Extreme Pain, but Also Extreme Joy

After Los Angeles went into lockdown in early March 2020, I began following four midwives as they navigated entirely new protocols caused by the Covid-19 pandemic. By photographing the midwives, I explored what it means to bear life in a time of sorrow and grief. The midwives’ phones rang endlessly with calls from terrified women hoping to deliver safely in their own homes. With hospitals flooded with sick patients and many banning partners from the delivery room, the possibility of going through childbirth without a mask and in a familiar setting seemed, to these women, like the only option.

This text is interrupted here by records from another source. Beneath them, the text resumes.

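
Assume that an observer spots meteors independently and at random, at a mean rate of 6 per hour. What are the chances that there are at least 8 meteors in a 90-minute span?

0.6761

Over the interval, μ = 6 × 1.5 = 9 (a 90-minute span = 1.5 hours).
P(N ≥ 8) = 1 − P(N ≤ 7) = 1 − Σ_{j=0}^{7} e^(−μ) μ^j/j! ≈ 0.6761.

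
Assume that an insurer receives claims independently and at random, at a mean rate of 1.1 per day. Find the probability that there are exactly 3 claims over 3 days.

0.2209

Over the interval, μ = 1.1 × 3 = 3.3 (3 days).
P(N = 3) = e^(−μ) μ^3/3! = e^(−3.3) · 3.3^3/6 ≈ 0.2209.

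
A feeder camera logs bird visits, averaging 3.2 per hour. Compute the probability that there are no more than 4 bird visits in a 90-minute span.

0.4763

Over the interval, μ = 3.2 × 1.5 = 4.8 (a 90-minute span = 1.5 hours).
P(N ≤ 4) = Σ_{j=0}^{4} e^(−μ) μ^j/j! ≈ 0.4763.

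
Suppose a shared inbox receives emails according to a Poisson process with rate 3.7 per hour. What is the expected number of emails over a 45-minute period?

2.775

E[N] = λt = 3.7 × 0.75 = 2.775 (a 45-minute period = 0.75 hours).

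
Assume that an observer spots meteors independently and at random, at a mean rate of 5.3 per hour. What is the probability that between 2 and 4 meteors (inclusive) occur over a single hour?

0.3581

With mean μ = 5.3 per hour,
P(2 ≤ N ≤ 4) = Σ_{j=2}^{4} e^(−5.3) · 5.3^j/j! ≈ 0.3581.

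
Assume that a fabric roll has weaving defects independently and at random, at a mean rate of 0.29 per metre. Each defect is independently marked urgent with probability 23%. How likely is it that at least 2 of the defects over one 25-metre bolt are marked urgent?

0.4966

Thinning: the defects that are marked urgent themselves form a Poisson process with rate 0.23 × 0.29 = 0.0667 per metre.
Over the interval, μ = 0.0667 × 25 = 1.6675 (a 25-metre bolt = 25 metres).
P(N ≥ 2) = 1 − P(N ≤ 1) ≈ 0.4966.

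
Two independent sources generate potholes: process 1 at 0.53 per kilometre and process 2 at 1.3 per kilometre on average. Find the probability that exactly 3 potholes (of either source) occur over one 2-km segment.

Independent Poisson processes superpose: combined rate λ = 0.53 + 1.3 = 1.83 per kilometre.
Over the interval, μ = 1.83 × 2 = 3.66 (a 2-km segment = 2 kilometres).
P(N = 3) = e^(−3.66) · 3.66^3/3! ≈ 0.2103.

0.2103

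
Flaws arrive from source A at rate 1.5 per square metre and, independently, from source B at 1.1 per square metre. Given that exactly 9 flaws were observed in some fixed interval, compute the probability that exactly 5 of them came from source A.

Given the total, each event is independently from source A with probability p = λ_A/(λ_A+λ_B) = 1.5/2.6 ≈ 0.5769.
So K ~ Binomial(9, 1.5/2.6): P(K = 5) = C(9,5) · (1.5/2.6)^5 · (1.1/2.6)^4 ≈ 0.2580.

0.2580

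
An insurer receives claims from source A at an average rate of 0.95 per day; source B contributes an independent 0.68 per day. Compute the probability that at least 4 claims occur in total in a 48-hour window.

0.4108

Independent Poisson processes superpose: combined rate λ = 0.95 + 0.68 = 1.63 per day.
Over the interval, μ = 1.63 × 2 = 3.26 (a 48-hour window = 2 days).
P(N ≥ 4) = 1 − P(N ≤ 3) ≈ 0.4108.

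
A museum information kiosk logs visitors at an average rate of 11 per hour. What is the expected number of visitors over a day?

E[N] = λt = 11 × 24 = 264 (a day = 24 hours).

264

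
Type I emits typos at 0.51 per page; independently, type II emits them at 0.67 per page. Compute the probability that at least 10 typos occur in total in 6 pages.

0.1777

Independent Poisson processes superpose: combined rate λ = 0.51 + 0.67 = 1.18 per page.
Over the interval, μ = 1.18 × 6 = 7.08 (6 pages).
P(N ≥ 10) = 1 − P(N ≤ 9) ≈ 0.1777.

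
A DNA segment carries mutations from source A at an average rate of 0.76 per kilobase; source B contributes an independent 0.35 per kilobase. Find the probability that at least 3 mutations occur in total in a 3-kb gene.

0.6466

Independent Poisson processes superpose: combined rate λ = 0.76 + 0.35 = 1.11 per kilobase.
Over the interval, μ = 1.11 × 3 = 3.33 (a 3-kb gene = 3 kilobases).
P(N ≥ 3) = 1 − P(N ≤ 2) ≈ 0.6466.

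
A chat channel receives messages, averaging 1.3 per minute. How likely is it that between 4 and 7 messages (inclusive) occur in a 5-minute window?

Over the interval, μ = 1.3 × 5 = 6.5 (a 5-minute window = 5 minutes).
P(4 ≤ N ≤ 7) = Σ_{j=4}^{7} e^(−6.5) · 6.5^j/j! ≈ 0.5609.

0.5609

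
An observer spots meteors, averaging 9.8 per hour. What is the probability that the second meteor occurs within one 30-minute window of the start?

Over the interval, μ = 9.8 × 0.5 = 4.9 (a 30-minute window = 0.5 hours).
The second arrival falls in the interval iff at least 2 events occur there: P(S_2 ≤ t) = P(N ≥ 2) = 1 − P(N ≤ 1) ≈ 0.9561.

0.9561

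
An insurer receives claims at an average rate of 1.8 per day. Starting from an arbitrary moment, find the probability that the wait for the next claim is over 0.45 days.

The wait for the next event is exponential with rate λ = 1.8 per day.
P(T > 0.45) = e^(−λt) = e^(−1.8 × 0.45) = e^(−0.81) ≈ 0.4449.

0.4449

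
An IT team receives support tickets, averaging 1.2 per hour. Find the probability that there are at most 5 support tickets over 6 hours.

Over the interval, μ = 1.2 × 6 = 7.2 (6 hours).
P(N ≤ 5) = Σ_{j=0}^{5} e^(−μ) μ^j/j! ≈ 0.2759.

0.2759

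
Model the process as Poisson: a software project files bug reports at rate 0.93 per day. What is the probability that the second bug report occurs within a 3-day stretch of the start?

0.7672

Over the interval, μ = 0.93 × 3 = 2.79 (a 3-day stretch = 3 days).
The second arrival falls in the interval iff at least 2 events occur there: P(S_2 ≤ t) = P(N ≥ 2) = 1 − P(N ≤ 1) ≈ 0.7672.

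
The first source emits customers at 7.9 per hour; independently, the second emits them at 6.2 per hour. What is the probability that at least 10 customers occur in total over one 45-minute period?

Independent Poisson processes superpose: combined rate λ = 7.9 + 6.2 = 14.1 per hour.
Over the interval, μ = 14.1 × 0.75 = 10.575 (a 45-minute period = 0.75 hours).
P(N ≥ 10) = 1 − P(N ≤ 9) ≈ 0.6116.

0.6116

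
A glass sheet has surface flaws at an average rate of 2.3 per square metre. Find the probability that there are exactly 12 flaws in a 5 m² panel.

0.1131

Over the interval, μ = 2.3 × 5 = 11.5 (a 5 m² panel = 5 square metres).
P(N = 12) = e^(−μ) μ^12/12! = e^(−11.5) · 11.5^12/479001600 ≈ 0.1131.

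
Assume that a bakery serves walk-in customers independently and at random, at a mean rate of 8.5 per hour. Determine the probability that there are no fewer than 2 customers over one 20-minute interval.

0.7745

Over the interval, μ = 8.5 × 1/3 ≈ 2.83333 (a 20-minute interval = 1/3 hours).
P(N ≥ 2) = 1 − P(N ≤ 1) = 1 − Σ_{j=0}^{1} e^(−μ) μ^j/j! ≈ 0.7745.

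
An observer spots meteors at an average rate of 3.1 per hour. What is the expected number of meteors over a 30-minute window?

1.55

E[N] = λt = 3.1 × 0.5 = 1.55 (a 30-minute window = 0.5 hours).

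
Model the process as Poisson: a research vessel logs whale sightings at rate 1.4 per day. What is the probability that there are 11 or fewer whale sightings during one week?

Over the interval, μ = 1.4 × 7 = 9.8 (a week = 7 days).
P(N ≤ 11) = Σ_{j=0}^{11} e^(−μ) μ^j/j! ≈ 0.7193.

0.7193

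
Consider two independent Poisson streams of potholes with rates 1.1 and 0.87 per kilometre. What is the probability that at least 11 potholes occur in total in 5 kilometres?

Independent Poisson processes superpose: combined rate λ = 1.1 + 0.87 = 1.97 per kilometre.
Over the interval, μ = 1.97 × 5 = 9.85 (5 kilometres).
P(N ≥ 11) = 1 − P(N ≤ 10) ≈ 0.3982.

0.3982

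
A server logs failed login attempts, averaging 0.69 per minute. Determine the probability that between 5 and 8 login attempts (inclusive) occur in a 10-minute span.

Over the interval, μ = 0.69 × 10 = 6.9 (a 10-minute span = 10 minutes).
P(5 ≤ N ≤ 8) = Σ_{j=5}^{8} e^(−6.9) · 6.9^j/j! ≈ 0.5597.

0.5597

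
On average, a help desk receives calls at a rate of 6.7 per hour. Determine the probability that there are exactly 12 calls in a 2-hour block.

0.1060

Over the interval, μ = 6.7 × 2 = 13.4 (a 2-hour block = 2 hours).
P(N = 12) = e^(−μ) μ^12/12! = e^(−13.4) · 13.4^12/479001600 ≈ 0.1060.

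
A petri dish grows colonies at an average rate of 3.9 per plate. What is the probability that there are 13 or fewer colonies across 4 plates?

0.3083

Over the interval, μ = 3.9 × 4 = 15.6 (4 plates).
P(N ≤ 13) = Σ_{j=0}^{13} e^(−μ) μ^j/j! ≈ 0.3083.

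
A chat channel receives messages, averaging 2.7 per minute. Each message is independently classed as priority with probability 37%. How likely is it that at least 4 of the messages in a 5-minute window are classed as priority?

Thinning: the messages that are classed as priority themselves form a Poisson process with rate 0.37 × 2.7 = 0.999 per minute.
Over the interval, μ = 0.999 × 5 = 4.995 (a 5-minute window = 5 minutes).
P(N ≥ 4) = 1 − P(N ≤ 3) ≈ 0.7343.

0.7343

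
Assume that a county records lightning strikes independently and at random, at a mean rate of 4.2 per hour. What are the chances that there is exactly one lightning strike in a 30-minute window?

0.2572

Over the interval, μ = 4.2 × 0.5 = 2.1 (a 30-minute window = 0.5 hours).
P(N = 1) = e^(−μ) μ^1/1! = e^(−2.1) · 2.1^1/1 ≈ 0.2572.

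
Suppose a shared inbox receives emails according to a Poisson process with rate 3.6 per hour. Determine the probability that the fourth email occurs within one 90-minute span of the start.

0.7867

Over the interval, μ = 3.6 × 1.5 = 5.4 (a 90-minute span = 1.5 hours).
The fourth arrival falls in the interval iff at least 4 events occur there: P(S_4 ≤ t) = P(N ≥ 4) = 1 − P(N ≤ 3) ≈ 0.7867.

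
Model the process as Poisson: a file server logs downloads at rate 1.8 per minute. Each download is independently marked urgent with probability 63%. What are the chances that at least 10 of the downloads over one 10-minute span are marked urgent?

0.6952

Thinning: the downloads that are marked urgent themselves form a Poisson process with rate 0.63 × 1.8 = 1.134 per minute.
Over the interval, μ = 1.134 × 10 = 11.34 (a 10-minute span = 10 minutes).
P(N ≥ 10) = 1 − P(N ≤ 9) ≈ 0.6952.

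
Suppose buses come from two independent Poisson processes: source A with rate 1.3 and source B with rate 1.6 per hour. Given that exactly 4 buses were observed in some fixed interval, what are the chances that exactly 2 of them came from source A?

0.3670

Given the total, each event is independently from source A with probability p = λ_A/(λ_A+λ_B) = 1.3/2.9 ≈ 0.4483.
So K ~ Binomial(4, 1.3/2.9): P(K = 2) = C(4,2) · (1.3/2.9)^2 · (1.6/2.9)^2 ≈ 0.3670.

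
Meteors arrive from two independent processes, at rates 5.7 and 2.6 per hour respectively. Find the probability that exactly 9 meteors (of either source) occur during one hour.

0.1280

Independent Poisson processes superpose: combined rate λ = 5.7 + 2.6 = 8.3 per hour.
So μ = 8.3.
P(N = 9) = e^(−8.3) · 8.3^9/9! ≈ 0.1280.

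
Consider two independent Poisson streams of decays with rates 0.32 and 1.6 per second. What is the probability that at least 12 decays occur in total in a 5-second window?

0.2588

Independent Poisson processes superpose: combined rate λ = 0.32 + 1.6 = 1.92 per second.
Over the interval, μ = 1.92 × 5 = 9.6 (a 5-second window = 5 seconds).
P(N ≥ 12) = 1 − P(N ≤ 11) ≈ 0.2588.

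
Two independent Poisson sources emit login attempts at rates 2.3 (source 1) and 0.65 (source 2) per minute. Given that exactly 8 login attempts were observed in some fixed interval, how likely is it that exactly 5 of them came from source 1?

Given the total, each event is independently from source 1 with probability p = λ_1/(λ_1+λ_2) = 2.3/2.95 ≈ 0.7797.
So K ~ Binomial(8, 2.3/2.95): P(K = 5) = C(8,5) · (2.3/2.95)^5 · (0.65/2.95)^3 ≈ 0.1726.

0.1726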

The midwives’ practices shifted to protect their patients, themselves, and their own families. Chemin Perez had to move her birth clinic into tents set up in a parking lot, reserving the interior space for laboring mothers. As one of the few midwives in the Los Angeles area that takes MediCal (the California Medical Assistance Program), the move seemed like an obvious choice and allowed her to continue providing care for one of the most vulnerable populations. Many midwives, including Jessica Diggs, switched to telehealth visits, dropping off dopplers on clients’ doorsteps and instructing them on how to listen to their baby’s heartbeat over video chat. These women were determined to continue their essential work despite any fears or difficulties.

I was struck by the courage of every woman I witnessed: the calmness and resolve of the midwives and the power of the women in the throes of labor who pushed through all of the agony. I witnessed pain and was unable to do anything but document in order to tell these women’s stories. Midwives provide guidance and guardianship rooted in generational wisdom, but mothers ultimately still must experience the extremes of birth on their own, just as death also must be reckoned with as an individual. In the middle of a time of global suffering, there is a comfort in seeing each mother holding her new baby to her breast. Two humans touching for the first time, when touch is so severely restricted.

At a time marked by separation and death, these stories of connection, care, and birth feel especially healing. Childbearing and the work of midwives is not well documented; the realities of childbirth are still taboo. This project presents individuals’ labor stories in a real and unflinching way. At a time when a difficult process is made even harder, the need to be honest about childbirth and our own bodies seems even more important. Each one of these stories is unique and it is crucial to this project to present a diversity of mothers and birth workers, and not just a whitewashed version. This pandemic has disproportionately affected women, and this project illuminates some of the burdens they must bear.